But besides these ± 10 recipes all others were gradually removed from the pharmacopoeia, with the increasing pharmaceutical knowledge . In the original form however, the Antidotarium has managed to uphold itself for at least 4½ centuries, albeit it is only necessary to read the additional entries between the Glossae of Platearius, to see that already some recipes began to fall into disuse.

XIX

How high the Antidotarium in the Middle Ages was valued, can be seen from the fact that it is one of the first works that were printed;  numerous reprints saw the light – between 1471 and 1500 there were at least nine reprints – while translated into several languages.

Except the already mentioned Italian translation of the Antidotarium there exist
still 2 French (nos. 25327 en 148271 van den Catalogus der Bibl. nat., by Dorveaux) , one from the beginning of the 14th and one from the 15th century, which
both the so famous but very complicated recipes Theriaca and Metridatum
miss, many Italian, Hebrew, Arab and Middle Dutch manuscripts in Munich, Paris, Vienna etc.

In Munich there is also a 15th century manuscript containing an Italian translation in Hebrew
letters and in Paris a manuscript with Spanish translation in the same letter.

The cause of many Hebrew translations – Steinschneider mentions there are 17 -,
known under the name Merkachot, is caused by the fact that the Antidotarium so
often was edited and translated by and for Jewish doctors.

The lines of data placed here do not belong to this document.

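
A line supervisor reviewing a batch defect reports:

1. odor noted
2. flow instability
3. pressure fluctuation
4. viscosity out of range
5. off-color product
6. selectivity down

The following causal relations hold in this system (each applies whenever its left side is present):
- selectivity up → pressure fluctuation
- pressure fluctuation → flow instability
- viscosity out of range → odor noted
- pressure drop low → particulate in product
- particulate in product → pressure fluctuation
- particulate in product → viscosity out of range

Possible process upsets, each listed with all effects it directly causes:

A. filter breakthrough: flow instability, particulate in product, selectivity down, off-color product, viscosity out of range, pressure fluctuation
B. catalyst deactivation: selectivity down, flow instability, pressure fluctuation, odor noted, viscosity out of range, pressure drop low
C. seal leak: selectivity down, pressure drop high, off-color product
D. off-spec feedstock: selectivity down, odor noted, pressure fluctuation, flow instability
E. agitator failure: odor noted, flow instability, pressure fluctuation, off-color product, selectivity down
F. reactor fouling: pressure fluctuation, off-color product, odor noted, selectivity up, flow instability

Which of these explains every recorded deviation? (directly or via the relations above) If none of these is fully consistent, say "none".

A

For each candidate, compare predicted effects to what was observed:
(A) filter breakthrough — odor noted ✓ (via viscosity out of range → odor noted); flow instability ✓; pressure fluctuation ✓; viscosity out of range ✓; off-color product ✓; selectivity down ✓
(B) catalyst deactivation — odor noted ✓; flow instability ✓; pressure fluctuation ✓; viscosity out of range ✓; off-color product ✗; selectivity down ✓
(C) seal leak — odor noted ✗; flow instability ✗; pressure fluctuation ✗; viscosity out of range ✗; off-color product ✓; selectivity down ✓
(D) off-spec feedstock — odor noted ✓; flow instability ✓; pressure fluctuation ✓; viscosity out of range ✗; off-color product ✗; selectivity down ✓
(E) agitator failure — does not account for viscosity out of range
(F) reactor fouling — odor noted ✓; flow instability ✓; pressure fluctuation ✓; viscosity out of range ✗; off-color product ✓; selectivity down ✗
Only (A) is consistent with every observation.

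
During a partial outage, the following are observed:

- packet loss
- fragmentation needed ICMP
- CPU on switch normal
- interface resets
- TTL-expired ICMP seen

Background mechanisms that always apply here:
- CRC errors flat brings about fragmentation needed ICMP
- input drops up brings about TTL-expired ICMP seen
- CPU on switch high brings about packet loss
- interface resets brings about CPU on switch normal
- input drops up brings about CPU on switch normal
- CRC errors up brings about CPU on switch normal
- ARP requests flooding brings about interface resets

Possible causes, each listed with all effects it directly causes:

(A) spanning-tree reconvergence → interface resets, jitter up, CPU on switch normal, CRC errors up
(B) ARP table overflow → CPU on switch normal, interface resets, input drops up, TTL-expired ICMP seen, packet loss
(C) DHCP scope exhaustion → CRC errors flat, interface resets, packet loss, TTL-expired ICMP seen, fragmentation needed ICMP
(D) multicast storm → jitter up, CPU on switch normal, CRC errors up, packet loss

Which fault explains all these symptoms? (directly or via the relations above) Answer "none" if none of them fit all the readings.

Checking each candidate against the observations:
(A) spanning-tree reconvergence — does not account for packet loss, fragmentation needed ICMP, TTL-expired ICMP seen
(B) ARP table overflow — packet loss yes; fragmentation needed ICMP NO; CPU on switch normal yes; interface resets yes; TTL-expired ICMP seen yes
(C) DHCP scope exhaustion — packet loss yes; fragmentation needed ICMP yes; CPU on switch normal yes (via interface resets → CPU on switch normal); interface resets yes; TTL-expired ICMP seen yes
(D) multicast storm — does not account for fragmentation needed ICMP, interface resets, TTL-expired ICMP seen
(C) is the only candidate with no mismatches.

C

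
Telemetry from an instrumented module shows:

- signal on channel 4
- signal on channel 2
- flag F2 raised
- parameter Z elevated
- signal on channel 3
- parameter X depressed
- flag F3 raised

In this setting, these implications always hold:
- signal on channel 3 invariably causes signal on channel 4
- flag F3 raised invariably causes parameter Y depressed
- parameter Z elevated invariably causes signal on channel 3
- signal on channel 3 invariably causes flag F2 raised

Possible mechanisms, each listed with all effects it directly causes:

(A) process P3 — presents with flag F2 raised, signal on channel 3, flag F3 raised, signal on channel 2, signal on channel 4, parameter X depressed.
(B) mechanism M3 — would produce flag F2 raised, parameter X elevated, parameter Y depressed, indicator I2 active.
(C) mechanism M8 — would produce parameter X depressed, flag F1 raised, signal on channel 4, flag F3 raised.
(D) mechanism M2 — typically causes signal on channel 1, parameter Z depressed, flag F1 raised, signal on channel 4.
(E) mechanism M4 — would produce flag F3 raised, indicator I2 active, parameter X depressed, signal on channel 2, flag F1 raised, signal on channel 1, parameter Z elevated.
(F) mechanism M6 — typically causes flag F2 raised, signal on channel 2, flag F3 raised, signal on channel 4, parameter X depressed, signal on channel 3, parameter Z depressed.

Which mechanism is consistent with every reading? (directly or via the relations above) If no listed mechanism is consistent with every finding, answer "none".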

All these translations differ from each other, because copyists left out pieces or
incorporated recipes of their own invention, depending on their readers.

XX

III. The Middle Dutch translation and the editio princeps.

The printed medium-Dutch translation of the Antidotarium Nicolai one can find in the Kon. Bibl. in Brussels as No. 15626 as a parchment codex, which contains a number of handwritten translations from ancient medical writings, numbered 15624-15641. These are all of important for the history of medicine, especially for the Netherlands.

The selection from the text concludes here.